La consommation de fruits et légumes frais aura ainsi progressé autant en une année qu’au cours des deux dernières décennies. Si les volumes progressent de 5%, la dépense des ménages a quant à elle bondi de 13%. Outre une réduction de l’offre sur les fruits à noyaux et à pépins, sous l’effet notamment du climat, Interfel y voit aussi un « effet EGAlim », avec la montée en gamme qui se matérialise par les signes de qualité, dont la HVE qui génère « un différentiel net », s’ajoutant à l’offre croissante en bio, dont la différence de prix oscille « entre 30% et 50% selon les produits et les périodes ».

Merci le confinement

Pour Interfel, les effets de la crise sanitaire et notamment le premier confinement, expliquent cette hausse subite de la consommation, sous l’effet du « fait maison ». L’interprofession n’a pas manqué d’accompagner le mouvement, d’abord en assurant l’approvisionnement des points de vente, ensuite par des campagnes d’information dans les médias et sur les réseaux sociaux.

"Il ne s’agit pas de transformer les fruits et légumes en médicaments."

Toutefois, les niveaux de consommation des ménages français restent inférieurs aux recommandations du Programme national nutrition santé (PNNS), qui fixe à 400 g/jour la ration cible de fruits et légumes frais alors qu’elle s’établit à 323 g/jour selon Interfel, 360 g/jour selon les données du Credoc incluant les produits transformés. « La consommation de fruits et légumes, sous toutes ses formes, reste insuffisante par rapport aux objectifs de santé, poursuit Laurent Grandin. Nous devons poursuivre notre travail, mais avant tout pour une question de plaisir, car il ne s’agit pas de transformer les fruits et légumes en médicaments, mais aussi pour des questions liées à la santé ».

Jeunes et publics défavorisés

L’interprofession poursuit ses actions de vulgarisation auprès des publics les moins enclins à consommer des fruits et légumes frais que sont les enfants et les personnes défavorisées. « C’est une priorité et une urgence en terme de santé publique, confirme Christel Teyssedre, présidente d’Aprifel, l’Agence pour la recherche et l’information fruits et légumes. « Chez les personnes bénéficiaires de l’aide alimentaire, la prévalence de l’obésité est 1,5 fois plus forte que dans l’ensemble de la population ». L'agence souligne que l'Union européenne anticipe une épidémie d'obésité à l'horizon 2035.
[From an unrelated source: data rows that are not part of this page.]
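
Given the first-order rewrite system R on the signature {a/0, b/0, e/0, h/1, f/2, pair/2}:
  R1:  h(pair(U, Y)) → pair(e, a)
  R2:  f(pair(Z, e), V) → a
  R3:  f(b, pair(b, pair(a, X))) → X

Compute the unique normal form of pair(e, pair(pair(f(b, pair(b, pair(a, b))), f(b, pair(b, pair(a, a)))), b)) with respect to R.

1. pair(e, pair(pair(f(b, pair(b, pair(a, b))), f(b, pair(b, pair(a, a)))), b))  →  pair(e, pair(pair(b, f(b, pair(b, pair(a, a)))), b))   [R3 at 2.1.1]
2. pair(e, pair(pair(b, f(b, pair(b, pair(a, a)))), b))  →  pair(e, pair(pair(b, a), b))   [R3 at 2.1.2]

pair(e, pair(pair(b, a), b))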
"Oui au chèque alimentaire mais pas réservé aux Amap et au bio."

En 2021, l’Aprifel va outiller 10 000 professionnels de santé en kits pédagogiques, 15% des médecins (généralistes, pédiatres, gynécologues...) ayant déjà été approchés au cours des années passées. En juin, ce sont les établissements scolaires qui seront visés avec des kits destinés aux enseignants, des animations assurées par des diététiciens et des actions sur les réseaux sociaux. « Il est tout de même regrettable de laisser sur la table 15 millions d’euros issus du programme européen fruits et légumes à l’école, s’agace Laurent Grandin. C’est une aberration du point de vue des sommes concernées et des possibilités de financer l’amélioration qualitative des produits mais aussi les volumes. Quant au projet de chèque alimentaire, c’est une initiative que nous soutenons mais à condition qu’elle ne soit pas réservée aux Amap et au bio ».

Le bio en retrait de 1% au troisième trimestre

A propos de la filière bio, Interfel a indiqué que la consommation avait enregistré une baisse de 1% au troisième trimestre 2020. « Il y a une forme de suspension de la consommation liée à la crise économique à venir, analyse Laurent Grandin. C’est un point de vigilance car l’offre va encore s’accroitre sensiblement sous l’effet des conversions, au point de risquer d’être surabondante par rapport à la demande. Nous alertons les pouvoirs publics afin de trouver l’adéquation entre les mesures d’encouragement de la production d'une part et la consommation d'autre part ».

Selon Interfel, la consommation de fruits et légumes bio devrait toutefois croître de 5% en 2020, après des rythmes de 7% à 8% les années précédentes, portés par les consommateurs historiques et les catégories socio-professionnelles supérieures. Le bio représente actuellement 10% du secteur.